Single by Bee Gees

from the album Still Waters
- B-side: "Love Never Dies"
- Released: 9 June 1997
- Recorded: March 1996 Los Angeles, California, United States
- Genre: R&B
- Length: 3:43
- Label: Polydor
- Songwriter(s): Barry, Robin & Maurice Gibb
- Producer(s): Barry Gibb, Robin Gibb, Maurice Gibb, David Foster

Bee Gees singles chronology
| "Alone" (1997) | "I Could Not Love You More" (1997) | "Still Waters (Run Deep)" (1997) |

Music video
- "I Could Not Love You More" on YouTube

= I Could Not Love You More =

"I Could Not Love You More" is a song by the Bee Gees from their twenty-first studio album, Still Waters, released in 1997 as the album's second single. The song is a pop ballad written by Barry, Robin and Maurice Gibb and recorded in Los Angeles in March 1996. The track was produced by the Gibb brothers and David Foster.

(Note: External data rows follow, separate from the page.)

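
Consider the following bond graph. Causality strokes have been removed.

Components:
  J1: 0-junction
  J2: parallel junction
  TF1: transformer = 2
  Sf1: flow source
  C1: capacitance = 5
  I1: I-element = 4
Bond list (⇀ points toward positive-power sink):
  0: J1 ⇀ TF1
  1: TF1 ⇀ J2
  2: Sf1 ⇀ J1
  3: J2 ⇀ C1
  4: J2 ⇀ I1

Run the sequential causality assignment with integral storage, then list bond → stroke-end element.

b0 stroke at J1
b1 stroke at TF1
b2 stroke at Sf1
b3 stroke at J2
b4 stroke at I1

bond 2 stroke→Sf1  (Sf1 fixes flow; stroke at Sf1)
bond 0 stroke→J1  (closing 0-jn rule on J1)
bond 1 stroke→TF1  (through TF1, causality passes straight; one stroke at TF1)
bond 3 stroke→J2  (C1 outputs effort q/C1)
bond 4 stroke→I1  (common-e at J2 fixed by 3)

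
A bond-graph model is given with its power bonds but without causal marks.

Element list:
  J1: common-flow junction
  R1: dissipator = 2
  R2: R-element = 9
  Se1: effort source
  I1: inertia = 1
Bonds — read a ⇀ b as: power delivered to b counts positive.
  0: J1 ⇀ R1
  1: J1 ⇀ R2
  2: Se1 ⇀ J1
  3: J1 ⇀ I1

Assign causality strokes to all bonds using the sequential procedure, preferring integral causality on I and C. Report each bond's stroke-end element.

β0 stroke→J1
β1 stroke→J1
β2 stroke→J1
β3 stroke→I1

b2 stroke→J1  (Se1: effort source, stroke at far end)
b3 stroke→I1  (I1: I, integral causality)
b0 stroke→J1  (J1 flow already set via bond 3)
b1 stroke→J1  (J1 flow already set via bond 3)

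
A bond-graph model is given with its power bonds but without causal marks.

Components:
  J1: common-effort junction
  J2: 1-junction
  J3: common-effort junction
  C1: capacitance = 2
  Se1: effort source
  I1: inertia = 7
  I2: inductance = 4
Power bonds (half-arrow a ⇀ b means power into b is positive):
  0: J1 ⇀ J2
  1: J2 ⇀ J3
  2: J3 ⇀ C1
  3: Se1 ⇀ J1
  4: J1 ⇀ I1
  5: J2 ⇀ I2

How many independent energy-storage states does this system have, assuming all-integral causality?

b3 stroke at J1  (source Se1 imposes e)
b0 stroke at J2  (J1: bond 3 brought effort, rest push out)
b4 stroke at I1  (J1 effort already set via bond 3)
b2 stroke at J3  (prefer integral on C1)
b1 stroke at J2  (common-e at J3 fixed by 2)
b5 stroke at I2  (closing 1-jn rule on J2)

3  (C1, I1, I2 all integral)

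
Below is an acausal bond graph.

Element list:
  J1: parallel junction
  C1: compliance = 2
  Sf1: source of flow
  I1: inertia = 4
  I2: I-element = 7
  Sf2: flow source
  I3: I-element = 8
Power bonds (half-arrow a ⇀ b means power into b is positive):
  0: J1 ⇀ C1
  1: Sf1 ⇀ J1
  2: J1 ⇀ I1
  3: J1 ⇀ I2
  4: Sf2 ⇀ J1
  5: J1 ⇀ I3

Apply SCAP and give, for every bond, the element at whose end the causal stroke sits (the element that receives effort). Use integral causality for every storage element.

#0 |J1
#1 |Sf1
#2 |I1
#3 |I2
#4 |Sf2
#5 |I3

b1 →Sf1  (source Sf1 imposes f)
b4 →Sf2  (Sf2: flow source, stroke at near end)
b0 →J1  (C1 outputs effort q/C1)
b2 →I1  (0-jn J1 has e-setter on 0)
b3 →I2  (J1 effort already set via bond 0)
b5 →I3  (J1: bond 0 brought effort, rest push out)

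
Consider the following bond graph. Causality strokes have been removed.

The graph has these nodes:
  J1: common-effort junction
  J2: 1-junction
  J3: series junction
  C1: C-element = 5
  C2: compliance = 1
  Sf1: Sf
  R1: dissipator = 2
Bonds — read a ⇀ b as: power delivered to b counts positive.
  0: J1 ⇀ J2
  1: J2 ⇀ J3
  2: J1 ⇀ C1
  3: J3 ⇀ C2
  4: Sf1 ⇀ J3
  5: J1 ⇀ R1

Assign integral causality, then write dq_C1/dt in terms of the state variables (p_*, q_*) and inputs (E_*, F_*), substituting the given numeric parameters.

#4 stroke→Sf1  (Sf1 fixes flow; stroke at Sf1)
#1 stroke→J3  (J3: bond 4 brought flow, rest push out)
#3 stroke→J3  (1-jn J3 has f-setter on 4)
#0 stroke→J2  (J2: bond 1 brought flow, rest push out)
#2 stroke→J1  (prefer integral on C1)
#5 stroke→R1  (0-jn J1 has e-setter on 2)

dq_C1/dt = -F_Sf1 - q_C1/10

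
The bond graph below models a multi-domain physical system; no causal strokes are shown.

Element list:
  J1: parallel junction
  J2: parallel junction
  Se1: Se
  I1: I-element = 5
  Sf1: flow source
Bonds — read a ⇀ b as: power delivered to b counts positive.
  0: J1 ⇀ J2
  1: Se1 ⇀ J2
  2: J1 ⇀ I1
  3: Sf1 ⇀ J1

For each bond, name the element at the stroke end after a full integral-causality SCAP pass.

#0 stroke at J1
#1 stroke at J2
#2 stroke at I1
#3 stroke at Sf1

β1 stroke→J2  (Se1 (Se) sets effort on bond)
β3 stroke→Sf1  (source Sf1 imposes f)
β0 stroke→J1  (J2: bond 1 brought effort, rest push out)
β2 stroke→I1  (J1: bond 0 brought effort, rest push out)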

The track was a moderate hit worldwide, peaking at #14 in the UK and appearing in serious charts all over Europe.

==Critical reception==
British magazine Music Week rated the song three out of five, writing, "The Gibb brothers tremble through a gentle ballad. It's sweet, but unlikely to match the success of Alone."

==Music video==
The song's accompanying music video for "I Could Not Love You More" shows the band singing in a black background and on a street, intercut with scenes of a relationship between a man and a woman. It also features two young kids, a boy and a girl, on a pier.

==Track listings==
- UK CD single 1
1. "I Could Not Love You More" - 3:43
2. "Love Never Dies" - 4:05 (An exclusive brand new song for the single)
3. BRIT Awards Medley - 7:26 (Recorded on 24 February 1997 at the BRIT Awards Ceremony in London, including the songs "To Love Somebody", "Massachusetts", "Words", "How Deep Is Your Love", "Jive Talkin'", "Stayin' Alive", and "You Should Be Dancing")

- UK CD single 2
4. "I Could Not Love You More" - 3:43
5. "Jive Talkin'" - 2:50 (Recorded on 25 November 1996 at Coral Gables, in a special performance for the VH1 Storytellers Specials)
6. "To Love Somebody" - 3:09 (Also from VH1 Storytellers)
7. "Stayin' Alive" (1996) - 4:06 (A re-recording of "Stayin' Alive")

==Charts==

| Chart (1997) | Peak position |
|---|---|
| Germany (GfK) | 88 |
| UK Singles (OCC) | 14 |

==Cover versions==
- The Brazilian group KLB recorded a version in Portuguese entitled "Te Amar Ainda Mais", recorded the album "KLB 2001" and released as a second single, reaching # 2 in Brazil.